Oil futures collapsed on Monday, seeking to extend last week’s decline, as COVID-19 cases in the United States and Europe continue to climb, alarming demand for crude.
West Texas Intermediate crude for delivery in December CL.1,
the global benchmark, fell 90 cents, or 2.3%, to $ 38.95 a barrel on the New York Mercantile Exchange. The global benchmark, December Brent BRN00,
fell 89 cents, or 2.1%, to $ 40.88 a barrel on ICE Futures Europe.
“The surge in COVID-19 cases raises fears, oil prices are falling. This is how easily the current situation in the oil market can be summed up, as the record number of nearly 500,000 new cases worldwide over consecutive days not only highlights the risks posed by immediate transport restrictions, but also dampens long-term demand expectations, ”Eugen Weinberg, commodities analyst at Commerzbank, said in a note Monday.

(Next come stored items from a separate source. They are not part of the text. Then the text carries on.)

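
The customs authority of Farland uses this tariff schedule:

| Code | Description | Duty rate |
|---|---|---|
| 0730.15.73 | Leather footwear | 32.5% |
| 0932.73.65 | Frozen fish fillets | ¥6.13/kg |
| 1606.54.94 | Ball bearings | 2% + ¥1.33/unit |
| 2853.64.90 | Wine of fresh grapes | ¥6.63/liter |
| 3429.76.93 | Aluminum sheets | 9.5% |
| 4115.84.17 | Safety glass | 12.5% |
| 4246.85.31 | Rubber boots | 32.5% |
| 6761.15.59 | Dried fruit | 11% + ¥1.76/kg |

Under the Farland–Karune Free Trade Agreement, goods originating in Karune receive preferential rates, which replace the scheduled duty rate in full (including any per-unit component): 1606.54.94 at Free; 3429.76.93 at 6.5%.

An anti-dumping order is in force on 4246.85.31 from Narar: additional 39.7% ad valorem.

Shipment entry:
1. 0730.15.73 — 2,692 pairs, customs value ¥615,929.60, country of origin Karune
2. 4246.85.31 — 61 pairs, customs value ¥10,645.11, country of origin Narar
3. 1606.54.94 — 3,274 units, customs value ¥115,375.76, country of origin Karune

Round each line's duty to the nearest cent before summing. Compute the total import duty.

¥207,862.89

Line 1 (0730.15.73, Karune, 2,692 pairs, ¥615,929.60):
Base rate for 0730.15.73 is 32.5%.
Origin Karune is the FTA partner but 0730.15.73 is not on the preference list; base rate stands.
Duty = ¥615,929.60 × 32.5% = ¥200,177.12.
Line 2 (4246.85.31, Narar, 61 pairs, ¥10,645.11):
Base rate for 4246.85.31 is 32.5%.
Additional duty on 4246.85.31 from Narar: +39.7%. Applied ad valorem rate: 32.5% + 39.7% = 72.2%.
Duty = ¥10,645.11 × 72.2% = ¥7,685.77.
Line 3 (1606.54.94, Karune, 3,274 units, ¥115,375.76):
Base rate for 1606.54.94 is 2% + ¥1.33/unit.
Origin Karune qualifies under the Farland–Karune agreement and 1606.54.94 is covered: preferential rate Free applies instead.
Duty = ¥115,375.76 × 0% = ¥0.00.
Total = ¥200,177.12 + ¥7,685.77 + ¥0.00 = ¥207,862.89.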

Confirmed cases of COVID-19 soared to 43 million globally on Monday, according to data compiled by Johns Hopkins University, while the death toll rose to 1.15 million. Countries in Europe have tightened restrictions on activity in response to the surge in cases, while the number of infections in the United States saw a record daily increase on Friday, surpassing the previous high in July.

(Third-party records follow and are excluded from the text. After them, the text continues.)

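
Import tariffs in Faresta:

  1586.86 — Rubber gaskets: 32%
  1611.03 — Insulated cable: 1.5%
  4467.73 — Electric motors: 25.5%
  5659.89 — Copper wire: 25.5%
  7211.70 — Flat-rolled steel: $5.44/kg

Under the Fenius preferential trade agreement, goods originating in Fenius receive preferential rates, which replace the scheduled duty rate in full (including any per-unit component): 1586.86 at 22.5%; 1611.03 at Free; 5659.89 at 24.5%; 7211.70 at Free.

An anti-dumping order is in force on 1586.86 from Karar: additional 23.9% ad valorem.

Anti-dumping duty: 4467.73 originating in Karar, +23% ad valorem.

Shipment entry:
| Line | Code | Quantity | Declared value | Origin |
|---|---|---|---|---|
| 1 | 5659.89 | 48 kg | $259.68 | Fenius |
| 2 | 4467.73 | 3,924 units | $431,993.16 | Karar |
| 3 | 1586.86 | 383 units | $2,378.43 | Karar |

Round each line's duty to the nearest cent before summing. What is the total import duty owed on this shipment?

Line 1 (5659.89, Fenius, 48 kg, $259.68):
Base rate for 5659.89 is 25.5%.
Origin Fenius qualifies under the Faresta–Fenius agreement and 5659.89 is covered: preferential rate 24.5% applies instead.
Duty = $259.68 × 24.5% = $63.62.
Line 2 (4467.73, Karar, 3,924 units, $431,993.16):
Base rate for 4467.73 is 25.5%.
Additional duty on 4467.73 from Karar: +23%. Applied ad valorem rate: 25.5% + 23% = 48.5%.
Duty = $431,993.16 × 48.5% = $209,516.68.
Line 3 (1586.86, Karar, 383 units, $2,378.43):
Base rate for 1586.86 is 32%.
1586.86 has an FTA preferential rate, but origin Karar is not Fenius; base rate stands.
Additional duty on 1586.86 from Karar: +23.9%. Applied ad valorem rate: 32% + 23.9% = 55.9%.
Duty = $2,378.43 × 55.9% = $1,329.54.
Total = $63.62 + $209,516.68 + $1,329.54 = $210,909.84.

$210,909.84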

Meanwhile, news about the equation’s supply has also been negative, analysts said. The Libyan National Oil Co. at the end of last week lifted the force majeure on the main remaining oil terminals. A blockade by a militia was lifted in September, but not all facilities were back into service.
According to Reuters, the state-owned oil company said Libya’s production would increase to 800,000 barrels per day in two weeks and to 1 million barrels per day in four weeks.